Max | Merci

Publié le 16 mai 2013 par Aragon

Dans cette maison de retraite ils sont bien mais ils n'ont pas le temps, enfin, pas assez pour faire comme il faudrait faire. Comment faudrait-il faire ?

Ben, avoir du temps justement. Avoir du temps à consacrer à Gérard, quatre-vingt-neuf ans, qui parle de son père, qui voudrait savoir des trucs, y'a des choses qui le turlupinent sur son dabe qu'est sûrement parti depuis des lustres. Répondre à Gérard, lui répondre, prendre du temps. "Il s'appelait comment votre père ?" "Que faisait-il comme métier ?" Etc. Avoir du temps à consacrer aux dizaines de vieux qui attendent et qui entendent à coeur de jour la fameuse pendule d'argent de Brel "qui dit je vous attends".

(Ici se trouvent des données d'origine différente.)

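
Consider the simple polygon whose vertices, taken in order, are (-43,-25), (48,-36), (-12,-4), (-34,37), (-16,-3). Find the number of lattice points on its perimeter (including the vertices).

9

Along each edge there are gcd(|Δx|,|Δy|)+1 lattice points, so counting each shared vertex once the boundary has gcd(91,11) + gcd(60,32) + gcd(22,41) + gcd(18,40) + gcd(27,22) = 1+4+1+2+1 = 9.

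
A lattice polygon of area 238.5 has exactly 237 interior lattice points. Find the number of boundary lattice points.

5

Pick's theorem gives A = I + B/2 − 1, so B = 2(A − I + 1) = 2(238.5 − 237 + 1) = 5.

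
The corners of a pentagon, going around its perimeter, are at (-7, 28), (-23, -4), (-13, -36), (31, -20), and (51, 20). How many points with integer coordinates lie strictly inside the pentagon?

2995

Using the shoelace formula, 2A = |((-7)·(-4) − (-23)·28) + ((-23)·(-36) − (-13)·(-4)) + ((-13)·(-20) − 31·(-36)) + (31·20 − 51·(-20)) + (51·28 − (-7)·20)| = 6032, so the area is 3016.
Along each edge there are gcd(|Δx|,|Δy|)+1 lattice points, so counting each shared vertex once the boundary has gcd(16,32) + gcd(10,32) + gcd(44,16) + gcd(20,40) + gcd(58,8) = 16+2+4+20+2 = 44.
By Pick's theorem A = I + B/2 − 1, so I = 3016 − 44/2 + 1 = 2995.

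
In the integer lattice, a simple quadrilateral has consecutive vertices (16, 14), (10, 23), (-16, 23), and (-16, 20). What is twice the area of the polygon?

330

Using the shoelace formula, 2A = |(16·23 − 10·14) + (10·23 − (-16)·23) + ((-16)·20 − (-16)·23) + ((-16)·14 − 16·20)| = 330, so the area is 165.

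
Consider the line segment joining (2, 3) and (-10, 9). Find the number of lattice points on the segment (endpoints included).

The number of lattice points on a segment between lattice points is gcd(|Δx|,|Δy|) + 1 = gcd(12,6) + 1 = 6 + 1 = 7.

7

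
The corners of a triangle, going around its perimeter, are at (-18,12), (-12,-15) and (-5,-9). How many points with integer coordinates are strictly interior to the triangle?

Using the shoelace formula, 2A = |[(-18)·(-15) − (-12)·12] + [(-12)·(-9) − (-5)·(-15)] + [(-5)·12 − (-18)·(-9)]| = 225, so the area is 112.5.
Summing gcd(|Δx|,|Δy|) over the edges gives the boundary count: gcd(6,27) + gcd(7,6) + gcd(13,21) = 3+1+1 = 5.
Pick's theorem gives I = A − B/2 + 1 = 112.5 − 5/2 + 1 = 111.

111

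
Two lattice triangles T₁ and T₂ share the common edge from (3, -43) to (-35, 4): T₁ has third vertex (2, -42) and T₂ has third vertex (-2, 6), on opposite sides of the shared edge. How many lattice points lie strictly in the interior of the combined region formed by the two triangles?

817

The union is the simple quadrilateral with vertices (3, -43), (2, -42), (-35, 4), (-2, 6) in order.
By the shoelace formula, twice the signed area is |[3·(-42) − 2·(-43)] + [2·4 − (-35)·(-42)] + [(-35)·6 − (-2)·4] + [(-2)·(-43) − 3·6]| = 1636, so the area is 818.
Summing gcd(|Δx|,|Δy|) over the edges gives the boundary count: gcd(1,1) + gcd(37,46) + gcd(33,2) + gcd(5,49) = 1+1+1+1 = 4.
By Pick's theorem I = A − B/2 + 1 = 818 − 4/2 + 1 = 817.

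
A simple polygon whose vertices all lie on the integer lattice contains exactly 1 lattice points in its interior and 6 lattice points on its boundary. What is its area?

3

By Pick's theorem, A = I + B/2 − 1 = 1 + 6/2 − 1 = 3.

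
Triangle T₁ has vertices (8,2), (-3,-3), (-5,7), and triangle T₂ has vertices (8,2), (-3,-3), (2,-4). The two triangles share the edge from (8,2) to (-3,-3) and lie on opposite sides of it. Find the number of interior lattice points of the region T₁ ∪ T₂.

74

The union is the simple quadrilateral with vertices (8,2), (-5,7), (-3,-3), (2,-4) in order.
The shoelace formula gives twice the area as |[8·7 − (-5)·2] + [(-5)·(-3) − (-3)·7] + [(-3)·(-4) − 2·(-3)] + [2·2 − 8·(-4)]| = 156, so the area is 78.
The number of boundary lattice points is Σ gcd(|Δx|,|Δy|) = gcd(13,5) + gcd(2,10) + gcd(5,1) + gcd(6,6) = 1+2+1+6 = 10.
By Pick's theorem I = A − B/2 + 1 = 78 − 10/2 + 1 = 74.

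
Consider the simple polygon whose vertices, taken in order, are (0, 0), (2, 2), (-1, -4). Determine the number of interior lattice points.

Using the shoelace formula, 2A = |[0·2 − 2·0] + [2·(-4) − (-1)·2] + [(-1)·0 − 0·(-4)]| = 6, so the area is 3.
Along each edge there are gcd(|Δx|,|Δy|)+1 lattice points, so counting each shared vertex once the boundary has gcd(2,2) + gcd(3,6) + gcd(1,4) = 2+3+1 = 6.
Pick's theorem gives I = A − B/2 + 1 = 3 − 6/2 + 1 = 1.

1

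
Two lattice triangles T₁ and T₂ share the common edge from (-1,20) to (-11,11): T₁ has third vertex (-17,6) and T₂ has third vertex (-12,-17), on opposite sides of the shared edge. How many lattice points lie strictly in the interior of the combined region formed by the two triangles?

The union is the simple quadrilateral with vertices (-1,20), (-17,6), (-11,11), (-12,-17) in order.
By the shoelace formula, twice the signed area is |((-1)·6 − (-17)·20) + ((-17)·11 − (-11)·6) + ((-11)·(-17) − (-12)·11) + ((-12)·20 − (-1)·(-17))| = 275, so the area is 137.5.
Along each edge there are gcd(|Δx|,|Δy|)+1 lattice points, so counting each shared vertex once the boundary has gcd(16,14) + gcd(6,5) + gcd(1,28) + gcd(11,37) = 2+1+1+1 = 5.
By Pick's theorem I = A − B/2 + 1 = 137.5 − 5/2 + 1 = 136.

136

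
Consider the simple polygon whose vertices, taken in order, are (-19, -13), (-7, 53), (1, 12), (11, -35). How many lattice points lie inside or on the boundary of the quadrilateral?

1111

The shoelace formula gives twice the area as |[(-19)·53 − (-7)·(-13)] + [(-7)·12 − 1·53] + [1·(-35) − 11·12] + [11·(-13) − (-19)·(-35)]| = 2210, so the area is 1105.
Summing gcd(|Δx|,|Δy|) over the edges gives the boundary count: gcd(12,66) + gcd(8,41) + gcd(10,47) + gcd(30,22) = 6+1+1+2 = 10.
Pick's theorem gives I = A − B/2 + 1 = 1105 − 10/2 + 1 = 1101, so the closed region contains I + B = 1101 + 10 = 1111 lattice points.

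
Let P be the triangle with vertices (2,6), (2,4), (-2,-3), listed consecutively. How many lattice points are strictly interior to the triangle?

The shoelace formula gives twice the area as |[2·4 − 2·6] + [2·(-3) − (-2)·4] + [(-2)·6 − 2·(-3)]| = 8, so the area is 4.
The number of boundary lattice points is Σ gcd(|Δx|,|Δy|) = gcd(0,2) + gcd(4,7) + gcd(4,9) = 2+1+1 = 4.
Pick's theorem gives I = A − B/2 + 1 = 4 − 4/2 + 1 = 3.

3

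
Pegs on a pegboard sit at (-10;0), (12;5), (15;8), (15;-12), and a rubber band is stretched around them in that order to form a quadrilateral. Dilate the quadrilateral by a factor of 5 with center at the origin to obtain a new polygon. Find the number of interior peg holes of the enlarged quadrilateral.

Using the shoelace formula, 2A = |[(-10)·5 − 12·0] + [12·8 − 15·5] + [15·(-12) − 15·8] + [15·0 − (-10)·(-12)]| = 449, so the area is 449/2.
Along each edge there are gcd(|Δx|,|Δy|)+1 lattice points, so counting each shared vertex once the boundary has gcd(22,5) + gcd(3,3) + gcd(0,20) + gcd(25,12) = 1+3+20+1 = 25.
Scaling by 5 multiplies the area by 5² = 25 (so the new area is 5612.5) and multiplies the boundary lattice-point count by 5, giving 125.
By Pick's theorem, the interior count of the dilated polygon is 5612.5 − 125/2 + 1 = 5551.

5551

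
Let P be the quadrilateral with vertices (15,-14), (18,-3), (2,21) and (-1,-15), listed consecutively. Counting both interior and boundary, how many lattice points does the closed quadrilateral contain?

418

The shoelace formula gives twice the area as |[15·(-3) − 18·(-14)] + [18·21 − 2·(-3)] + [2·(-15) − (-1)·21] + [(-1)·(-14) − 15·(-15)]| = 821, so the area is 821/2.
Summing gcd(|Δx|,|Δy|) over the edges gives the boundary count: gcd(3,11) + gcd(16,24) + gcd(3,36) + gcd(16,1) = 1+8+3+1 = 13.
Pick's theorem gives I = A − B/2 + 1 = 821/2 − 13/2 + 1 = 405, so the closed region contains I + B = 405 + 13 = 418 lattice points.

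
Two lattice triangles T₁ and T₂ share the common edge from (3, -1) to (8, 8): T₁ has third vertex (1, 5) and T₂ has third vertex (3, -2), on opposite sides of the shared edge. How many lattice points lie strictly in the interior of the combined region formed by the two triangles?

23

The union is the simple quadrilateral with vertices (3, -1), (1, 5), (8, 8), (3, -2) in order.
The shoelace formula gives twice the area as |(3·5 − 1·(-1)) + (1·8 − 8·5) + (8·(-2) − 3·8) + (3·(-1) − 3·(-2))| = 53, so the area is 53/2.
The number of boundary lattice points is Σ gcd(|Δx|,|Δy|) = gcd(2,6) + gcd(7,3) + gcd(5,10) + gcd(0,1) = 2+1+5+1 = 9.
By Pick's theorem I = A − B/2 + 1 = 53/2 − 9/2 + 1 = 23.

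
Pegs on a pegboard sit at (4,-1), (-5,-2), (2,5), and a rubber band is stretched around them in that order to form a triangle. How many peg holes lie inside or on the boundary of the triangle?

34

By the shoelace formula, twice the signed area is |(4·(-2) − (-5)·(-1)) + ((-5)·5 − 2·(-2)) + (2·(-1) − 4·5)| = 56, so the area is 28.
Summing gcd(|Δx|,|Δy|) over the edges gives the boundary count: gcd(9,1) + gcd(7,7) + gcd(2,6) = 1+7+2 = 10.
Pick's theorem gives I = A − B/2 + 1 = 28 − 10/2 + 1 = 24, so the closed region contains I + B = 24 + 10 = 34 lattice points.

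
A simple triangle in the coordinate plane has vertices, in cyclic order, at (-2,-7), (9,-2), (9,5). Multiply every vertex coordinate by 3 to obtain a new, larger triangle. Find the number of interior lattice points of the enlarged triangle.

334

Using the shoelace formula, 2A = |[(-2)·(-2) − 9·(-7)] + [9·5 − 9·(-2)] + [9·(-7) − (-2)·5]| = 77, so the area is 38.5.
Along each edge there are gcd(|Δx|,|Δy|)+1 lattice points, so counting each shared vertex once the boundary has gcd(11,5) + gcd(0,7) + gcd(11,12) = 1+7+1 = 9.
Scaling by 3 multiplies the area by 3² = 9 (so the new area is 693/2) and multiplies the boundary lattice-point count by 3, giving 27.
By Pick's theorem, the interior count of the dilated polygon is 693/2 − 27/2 + 1 = 334.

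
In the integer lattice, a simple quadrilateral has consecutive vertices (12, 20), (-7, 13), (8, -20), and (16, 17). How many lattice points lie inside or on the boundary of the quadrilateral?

By the shoelace formula, twice the signed area is |[12·13 − (-7)·20] + [(-7)·(-20) − 8·13] + [8·17 − 16·(-20)] + [16·20 − 12·17]| = 904, so the area is 452.
Along each edge there are gcd(|Δx|,|Δy|)+1 lattice points, so counting each shared vertex once the boundary has gcd(19,7) + gcd(15,33) + gcd(8,37) + gcd(4,3) = 1+3+1+1 = 6.
Pick's theorem gives I = A − B/2 + 1 = 452 − 6/2 + 1 = 450, so the closed region contains I + B = 450 + 6 = 456 lattice points.

456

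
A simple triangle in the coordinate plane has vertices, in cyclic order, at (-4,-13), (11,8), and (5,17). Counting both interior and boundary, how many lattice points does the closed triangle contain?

By the shoelace formula, twice the signed area is |((-4)·8 − 11·(-13)) + (11·17 − 5·8) + (5·(-13) − (-4)·17)| = 261, so the area is 130.5.
Summing gcd(|Δx|,|Δy|) over the edges gives the boundary count: gcd(15,21) + gcd(6,9) + gcd(9,30) = 3+3+3 = 9.
Pick's theorem gives I = A − B/2 + 1 = 130.5 − 9/2 + 1 = 127, so the closed region contains I + B = 127 + 9 = 136 lattice points.

136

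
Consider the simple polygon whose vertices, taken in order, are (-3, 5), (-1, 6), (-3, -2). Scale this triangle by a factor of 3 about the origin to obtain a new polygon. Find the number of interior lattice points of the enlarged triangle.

By the shoelace formula, twice the signed area is |[(-3)·6 − (-1)·5] + [(-1)·(-2) − (-3)·6] + [(-3)·5 − (-3)·(-2)]| = 14, so the area is 7.
Along each edge there are gcd(|Δx|,|Δy|)+1 lattice points, so counting each shared vertex once the boundary has gcd(2,1) + gcd(2,8) + gcd(0,7) = 1+2+7 = 10.
Scaling by 3 multiplies the area by 3² = 9 (so the new area is 63) and multiplies the boundary lattice-point count by 3, giving 30.
By Pick's theorem, the interior count of the dilated polygon is 63 − 30/2 + 1 = 49.

49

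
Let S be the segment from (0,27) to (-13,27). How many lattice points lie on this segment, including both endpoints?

14

The number of lattice points on a segment between lattice points is gcd(|Δx|,|Δy|) + 1 = gcd(13,0) + 1 = 13 + 1 = 14.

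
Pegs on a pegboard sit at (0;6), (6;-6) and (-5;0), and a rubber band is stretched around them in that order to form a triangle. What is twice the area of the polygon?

96

Using the shoelace formula, 2A = |[0·(-6) − 6·6] + [6·0 − (-5)·(-6)] + [(-5)·6 − 0·0]| = 96, so the area is 48.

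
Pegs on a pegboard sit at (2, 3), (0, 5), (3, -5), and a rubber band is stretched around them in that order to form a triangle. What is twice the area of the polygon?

The shoelace formula gives twice the area as |(2·5 − 0·3) + (0·(-5) − 3·5) + (3·3 − 2·(-5))| = 14, so the area is 7.

14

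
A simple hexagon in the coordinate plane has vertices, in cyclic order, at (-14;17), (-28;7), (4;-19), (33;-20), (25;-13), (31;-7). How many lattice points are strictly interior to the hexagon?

The shoelace formula gives twice the area as |((-14)·7 − (-28)·17) + ((-28)·(-19) − 4·7) + (4·(-20) − 33·(-19)) + (33·(-13) − 25·(-20)) + (25·(-7) − 31·(-13)) + (31·17 − (-14)·(-7))| = 2157, so the area is 2157/2.
Along each edge there are gcd(|Δx|,|Δy|)+1 lattice points, so counting each shared vertex once the boundary has gcd(14,10) + gcd(32,26) + gcd(29,1) + gcd(8,7) + gcd(6,6) + gcd(45,24) = 2+2+1+1+6+3 = 15.
By Pick's theorem A = I + B/2 − 1, so I = 2157/2 − 15/2 + 1 = 1072.

1072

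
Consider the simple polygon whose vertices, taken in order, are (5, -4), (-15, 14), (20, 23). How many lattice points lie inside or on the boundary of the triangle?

409

By the shoelace formula, twice the signed area is |(5·14 − (-15)·(-4)) + ((-15)·23 − 20·14) + (20·(-4) − 5·23)| = 810, so the area is 405.
Along each edge there are gcd(|Δx|,|Δy|)+1 lattice points, so counting each shared vertex once the boundary has gcd(20,18) + gcd(35,9) + gcd(15,27) = 2+1+3 = 6.
Pick's theorem gives I = A − B/2 + 1 = 405 − 6/2 + 1 = 403, so the closed region contains I + B = 403 + 6 = 409 lattice points.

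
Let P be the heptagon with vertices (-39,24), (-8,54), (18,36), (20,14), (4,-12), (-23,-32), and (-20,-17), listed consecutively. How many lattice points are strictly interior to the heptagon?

Using the shoelace formula, 2A = |((-39)·54 − (-8)·24) + ((-8)·36 − 18·54) + (18·14 − 20·36) + (20·(-12) − 4·14) + (4·(-32) − (-23)·(-12)) + ((-23)·(-17) − (-20)·(-32)) + ((-20)·24 − (-39)·(-17))| = 5734, so the area is 2867.
Along each edge there are gcd(|Δx|,|Δy|)+1 lattice points, so counting each shared vertex once the boundary has gcd(31,30) + gcd(26,18) + gcd(2,22) + gcd(16,26) + gcd(27,20) + gcd(3,15) + gcd(19,41) = 1+2+2+2+1+3+1 = 12.
Pick's theorem gives I = A − B/2 + 1 = 2867 − 12/2 + 1 = 2862.

2862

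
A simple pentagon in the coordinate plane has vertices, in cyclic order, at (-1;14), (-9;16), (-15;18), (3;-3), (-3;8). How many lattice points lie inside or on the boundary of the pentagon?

The shoelace formula gives twice the area as |[(-1)·16 − (-9)·14] + [(-9)·18 − (-15)·16] + [(-15)·(-3) − 3·18] + [3·8 − (-3)·(-3)] + [(-3)·14 − (-1)·8]| = 160, so the area is 80.
Along each edge there are gcd(|Δx|,|Δy|)+1 lattice points, so counting each shared vertex once the boundary has gcd(8,2) + gcd(6,2) + gcd(18,21) + gcd(6,11) + gcd(2,6) = 2+2+3+1+2 = 10.
Pick's theorem gives I = A − B/2 + 1 = 80 − 10/2 + 1 = 76, so the closed region contains I + B = 76 + 10 = 86 lattice points.

86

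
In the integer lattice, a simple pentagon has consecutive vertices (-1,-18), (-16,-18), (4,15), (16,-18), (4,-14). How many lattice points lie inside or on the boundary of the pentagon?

507

The shoelace formula gives twice the area as |[(-1)·(-18) − (-16)·(-18)] + [(-16)·15 − 4·(-18)] + [4·(-18) − 16·15] + [16·(-14) − 4·(-18)] + [4·(-18) − (-1)·(-14)]| = 988, so the area is 494.
Along each edge there are gcd(|Δx|,|Δy|)+1 lattice points, so counting each shared vertex once the boundary has gcd(15,0) + gcd(20,33) + gcd(12,33) + gcd(12,4) + gcd(5,4) = 15+1+3+4+1 = 24.
Pick's theorem gives I = A − B/2 + 1 = 494 − 24/2 + 1 = 483, so the closed region contains I + B = 483 + 24 = 507 lattice points.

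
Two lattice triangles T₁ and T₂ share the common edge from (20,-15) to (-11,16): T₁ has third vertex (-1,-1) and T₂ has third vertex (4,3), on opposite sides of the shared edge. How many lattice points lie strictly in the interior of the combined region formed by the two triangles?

The union is the simple quadrilateral with vertices (20,-15), (-1,-1), (-11,16), (4,3) in order.
Using the shoelace formula, 2A = |(20·(-1) − (-1)·(-15)) + ((-1)·16 − (-11)·(-1)) + ((-11)·3 − 4·16) + (4·(-15) − 20·3)| = 279, so the area is 279/2.
Summing gcd(|Δx|,|Δy|) over the edges gives the boundary count: gcd(21,14) + gcd(10,17) + gcd(15,13) + gcd(16,18) = 7+1+1+2 = 11.
By Pick's theorem I = A − B/2 + 1 = 279/2 − 11/2 + 1 = 135.

135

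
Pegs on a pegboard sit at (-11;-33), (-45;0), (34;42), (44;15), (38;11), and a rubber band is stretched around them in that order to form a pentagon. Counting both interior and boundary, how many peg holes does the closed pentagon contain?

The shoelace formula gives twice the area as |[(-11)·0 − (-45)·(-33)] + [(-45)·42 − 34·0] + [34·15 − 44·42] + [44·11 − 38·15] + [38·(-33) − (-11)·11]| = 5932, so the area is 2966.
The number of boundary lattice points is Σ gcd(|Δx|,|Δy|) = gcd(34,33) + gcd(79,42) + gcd(10,27) + gcd(6,4) + gcd(49,44) = 1+1+1+2+1 = 6.
Pick's theorem gives I = A − B/2 + 1 = 2966 − 6/2 + 1 = 2964, so the closed region contains I + B = 2964 + 6 = 2970 lattice points.

2970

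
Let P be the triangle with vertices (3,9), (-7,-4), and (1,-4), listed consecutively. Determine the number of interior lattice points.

48

Using the shoelace formula, 2A = |(3·(-4) − (-7)·9) + ((-7)·(-4) − 1·(-4)) + (1·9 − 3·(-4))| = 104, so the area is 52.
Summing gcd(|Δx|,|Δy|) over the edges gives the boundary count: gcd(10,13) + gcd(8,0) + gcd(2,13) = 1+8+1 = 10.
Pick's theorem gives I = A − B/2 + 1 = 52 − 10/2 + 1 = 48.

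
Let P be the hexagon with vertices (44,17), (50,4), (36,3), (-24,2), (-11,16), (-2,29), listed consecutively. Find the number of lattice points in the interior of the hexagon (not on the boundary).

By the shoelace formula, twice the signed area is |[44·4 − 50·17] + [50·3 − 36·4] + [36·2 − (-24)·3] + [(-24)·16 − (-11)·2] + [(-11)·29 − (-2)·16] + [(-2)·17 − 44·29]| = 2483, so the area is 1241.5.
Along each edge there are gcd(|Δx|,|Δy|)+1 lattice points, so counting each shared vertex once the boundary has gcd(6,13) + gcd(14,1) + gcd(60,1) + gcd(13,14) + gcd(9,13) + gcd(46,12) = 1+1+1+1+1+2 = 7.
By Pick's theorem A = I + B/2 − 1, so I = 1241.5 − 7/2 + 1 = 1239.

1239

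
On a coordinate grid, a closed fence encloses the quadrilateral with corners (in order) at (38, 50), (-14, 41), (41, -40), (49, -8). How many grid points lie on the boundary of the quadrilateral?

11

Summing gcd(|Δx|,|Δy|) over the edges gives the boundary count: gcd(52,9) + gcd(55,81) + gcd(8,32) + gcd(11,58) = 1+1+8+1 = 11.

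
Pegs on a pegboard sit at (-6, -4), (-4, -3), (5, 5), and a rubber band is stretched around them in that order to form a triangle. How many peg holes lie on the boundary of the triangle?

3

Summing gcd(|Δx|,|Δy|) over the edges gives the boundary count: gcd(2,1) + gcd(9,8) + gcd(11,9) = 1+1+1 = 3.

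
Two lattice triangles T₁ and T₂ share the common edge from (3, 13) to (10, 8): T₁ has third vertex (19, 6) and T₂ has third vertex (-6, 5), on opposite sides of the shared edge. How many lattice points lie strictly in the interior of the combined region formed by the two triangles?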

Les vieux ça vit vous savez, mais vous n'en doutez pas. Ouais, ça vit fort parfois, ça vit aussi au ralentit, ça vit à son rythme de vieux, ça vit mal, souvent, dans les maison de retraite. Z'ont pas le temps dans ces maisons-là, personnel en effectif réduit, surbooké, pas assez formé, etc. Mes grands z'enfants préparent le concours d'aide-soignant. Si vous saviez comme je suis fier d'eux. Mille galères et petits boulots avec diplômes (capacité en droit, hôtesse de l'air pour ma sauterelle, master en communication visuelle pour mon gars), mais pas de boulot, chomdu à donf et maintenant : enthousiastes tous les deux après des stages effectés sur le terrain. Veulent être aides-soignants.

Ouiche, je suis plus fier d'eux que s'ils étaient députés, traders, agents immobiliers, professeurs, pilotes d'avions ou fonctionnaires. Suis très fier de mes enfants.

C'est une très très vieille dame, qui ressemble à un oiseau tant elle est insignifiante physiquement, c'est ma fille qui la décrit ainsi. Elle est sur une chaise roulante cette mamie, ne parle pas, le personnel de la maison de retraite n'a jamais entendu le son de sa voix, c'est écrit sur le "registre". On lui file à becter dans sa chambre, on la fait attendre, on la lave, on la couche, et on recommence. On ne lui parle pas puisqu'elle ne parle pas.

L'autre jour, pendant son stage, ma fille la voit dans  sa piaule, porte ouverte, fauteuil roulant au milieu de la pièce. L'oiseau attend avec ses yeux d'oiseau, son corps d'oiseau. Ma fille capte son regard en passant dans le couloir, elle rentre dans la piaule et s'aperçoit que madame l'oiseau a la bouche sale, si sale... Au moins son déjeuner du matin et son repas du midi affichent leurs menus sur de pauvres lèvres fines et parcheminées. Ça fait des croûtes me racontera ma gamine. Elle va chercher un kleenex, le mouille d'un peu d'eau tiède et lui passe doucement sur les lèvres, les coins de bouche et pointe du menton en lui demandant la permission et en lui disant ce qu'elle fait : Lui nettoyer "les babines" tout en lui souriant. Opération terminée le petit oiseau remonte son regard vers celui de ma fille. Semble chercher, mais chercher et remonte enfin du fond de son puits mémoriel un "Merci" parfaitement clair, bien articulé, accompagné d'une esquisse d'un beau sourire qui sidère ma fille car on lui avait dit que ce petit oiseau triste était muet et inexpressif. L'infirmière ne la croira pas quand elle lui racontera cet insignifiant épisode, micro-fragment de journée dans une maison de retraite...

Je le redis à nouveau, je suis fier de mes enfants qui, je l'espère, seront aides-soignants.